While being at opposite end in terms of demolition activity, both dry bulk and container shipowners/investors were in the same corner when looking at signing new orders. Only once in the past 20 years has the contracting of new capacity been so low. Leaving the extraordinary Japanese 5 x 14,026 TEU orders aside for now, 71 ships of an average 1,700 TEU - and not one larger than 3,300 TEU – were all that entered the shipyards’ orderbooks during an eventful 2016.


The level of idled capacity has been high since the end of 2015, reaching a new all-time high in Q4-2016. In the final weeks of 2016, some idled ships were reactivated while others were sold for demolition. By 9 January 2017, the total idle fleet was 351 ships with a combined capacity of 1.4m TEU (source: Alphaliner), equal to 7.0% of the fleet.

As BIMCO forecasts a container shipping market where the nominal (excl. reactivated ships) TEU-inflow of supply matches demand growth; keeping 1.4m TEU out of the active fleet going forward will be a minimum requirement to keep the pressure off freight rates.

For the charter market and charter rates, it is a bad omen to have idled capacity at all since it illustrates that there is more than enough capacity in the market already. In terms of demand for charter-in tonnage terms, BIMCO expects 2017 to be another tough year on pure tonnage providers. This will be the shipowners who lack attractive options when seeking to put re-delivered tonnage back on a charter in a market offering only much lower rates.

While protectionism currently dominates the headlines as more trade restrictive measures are taken than trade facilitating, the CETA-agreement between EU and Canada stands out. But was CETA the final big multilateral trade agreement before the closing hour? Or will the “Free Trade Agreement EU-Japan” make it to the finish line too? 

Even more uncertainty surrounds the intended agreement between the EU and US, known as the Transatlantic Trade and Investment Partnership (TTIP). As the new US Presidency settles in, we will hopefully become more informed about the future for trade agreements as seen in the eyes of Mr Trump. All the above has huge implications for globalisation - and on shipping of containers globally.

BIMCO expects US-bound exports out of Asia to grow slowly, as the economic growth weakens in the US. For the other main lane, European imports are expected to pick up pace, growing slightly faster than in 2016, as consumer demand is still on the rise. On the shorter-haul trade lanes we expect the “ever rising” intra-Asian trades to become even busier while deploying larger ships yet again. Cascading is still an issue as higher demand does not bring much higher freight rates. Handling the supply-side with care is the most important thing for the future.

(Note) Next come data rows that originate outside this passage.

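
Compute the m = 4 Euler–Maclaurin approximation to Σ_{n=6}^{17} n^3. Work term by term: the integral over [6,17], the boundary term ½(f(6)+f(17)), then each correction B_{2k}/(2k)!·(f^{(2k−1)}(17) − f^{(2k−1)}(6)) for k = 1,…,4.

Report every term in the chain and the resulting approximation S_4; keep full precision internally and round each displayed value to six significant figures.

S_4 ≈ 23184.0

∫_6^17 x^3 dx evaluates to 20556.2.
Boundary: ½(f(6) + f(17)) = ½(216.000 + 4913.00) = 2564.50.
So far: 23120.8.
Correction k=1: B_{2}/2! · (f^{(1)}(17) − f^{(1)}(6)) = 1/12 · (867.000 − 108.000) = 63.2500.
Partial sum through k=1: 23184.0.
Correction k=2: B_{4}/4! · (f^{(3)}(17) − f^{(3)}(6)) = −1/720 · (6.00000 − 6.00000) = 0.00000.
Partial sum through k=2: 23184.0.
Correction k=3: B_{6}/6! · (f^{(5)}(17) − f^{(5)}(6)) = 1/30240 · (0.00000 − 0.00000) = 0.00000.
Partial sum through k=3: 23184.0.
Correction k=4: B_{8}/8! · (f^{(7)}(17) − f^{(7)}(6)) = −1/1209600 · (0.00000 − 0.00000) = 0.00000.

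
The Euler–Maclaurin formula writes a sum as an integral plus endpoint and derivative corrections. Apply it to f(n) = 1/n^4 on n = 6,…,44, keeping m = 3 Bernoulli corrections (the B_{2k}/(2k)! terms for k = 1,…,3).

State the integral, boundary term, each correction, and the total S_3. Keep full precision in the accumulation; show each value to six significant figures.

S_3 ≈ 0.00196752

The integral term ∫_6^44 1/x^4 dx = 0.00153930.
Endpoint term: (f(6) + f(44))/2 = (0.000771605 + 2.66802e-07)/2 = 0.000385936.
Running total after boundary: 0.00192523.
Correction k=1: B_{2}/2! · (f^{(1)}(44) − f^{(1)}(6)) = 1/12 · (-2.42547e-08 − (-0.000514403)) = 4.28649e-05.
Partial sum through k=1: 0.00196810.
Correction k=2: B_{4}/4! · (f^{(3)}(44) − f^{(3)}(6)) = −1/720 · (-3.75848e-10 − (-0.000428669)) = -5.95374e-07.
Partial sum through k=2: 0.00196750.
Correction k=3: B_{6}/6! · (f^{(5)}(44) − f^{(5)}(6)) = 1/30240 · (-1.08716e-11 − (-0.000666819)) = 2.20509e-08.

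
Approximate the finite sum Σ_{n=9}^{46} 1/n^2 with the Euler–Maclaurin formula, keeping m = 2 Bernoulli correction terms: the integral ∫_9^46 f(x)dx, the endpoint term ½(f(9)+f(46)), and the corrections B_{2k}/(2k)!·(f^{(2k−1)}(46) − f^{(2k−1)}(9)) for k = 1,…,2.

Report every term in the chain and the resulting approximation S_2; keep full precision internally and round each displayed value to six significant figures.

Integral: ∫_9^46 1/x^2 dx = 0.0893720.
Boundary: ½(f(9) + f(46)) = ½(0.0123457 + 0.000472590) = 0.00640913.
So far: 0.0957811.
k=1: B_{2}/(2)! × [f^{(1)}(46) − f^{(1)}(9)] = 1/12 × (-2.05474e-05 − (-0.00274348)) = 0.000226911.
Running total after k=1: 0.0960080.
k=2: B_{4}/(4)! × [f^{(3)}(46) − f^{(3)}(9)] = −1/720 × (-1.16526e-07 − (-0.000406442)) = -5.64341e-07.

S_2 ≈ 0.0960075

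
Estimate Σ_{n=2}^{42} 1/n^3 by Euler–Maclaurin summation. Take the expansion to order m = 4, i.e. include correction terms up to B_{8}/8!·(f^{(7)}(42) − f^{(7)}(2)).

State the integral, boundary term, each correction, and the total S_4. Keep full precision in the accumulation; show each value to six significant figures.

Integral: ∫_2^42 1/x^3 dx = 0.124717.
½[f(2) + f(42)] = ½[0.125000 + 1.34975e-05] = 0.0625067.
Integral + boundary = 0.187223.
Order-1 term: 1/12 · (-9.64104e-07 − (-0.187500)) = 0.0156249.
Running total after k=1: 0.202848.
Order-2 term: −1/720 · (-1.09309e-08 − (-0.937500)) = -0.00130208.
Running total after k=2: 0.201546.
Order-3 term: 1/30240 · (-2.60259e-10 − (-9.84375)) = 0.000325521.
Running total after k=3: 0.201872.
Order-4 term: −1/1209600 · (-1.06228e-11 − (-177.188)) = -0.000146484.

S_4 ≈ 0.201725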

Looking further, towards late 2017 and early 2018, the benefits of the mergers and newly established alliances in 2016 should become visible. Hopefully, by way of better profits and fleet utilisation, rather than just lower costs and cheaper offers to the shippers. It takes time to merge two companies into one, and make it work in a way that takes advantage of the economies of scale and broader offering into specific trade lanes.

Despite radical changes to the scenery of liner companies and shipping alliances in the past year, there is no entity large enough to dominate or even impact the global market. You must look at the individual trades to find any apparent impact from consolidation.

The recovery is slow but if patience is applied and the supply-side handled with care for the years to come, it will happen.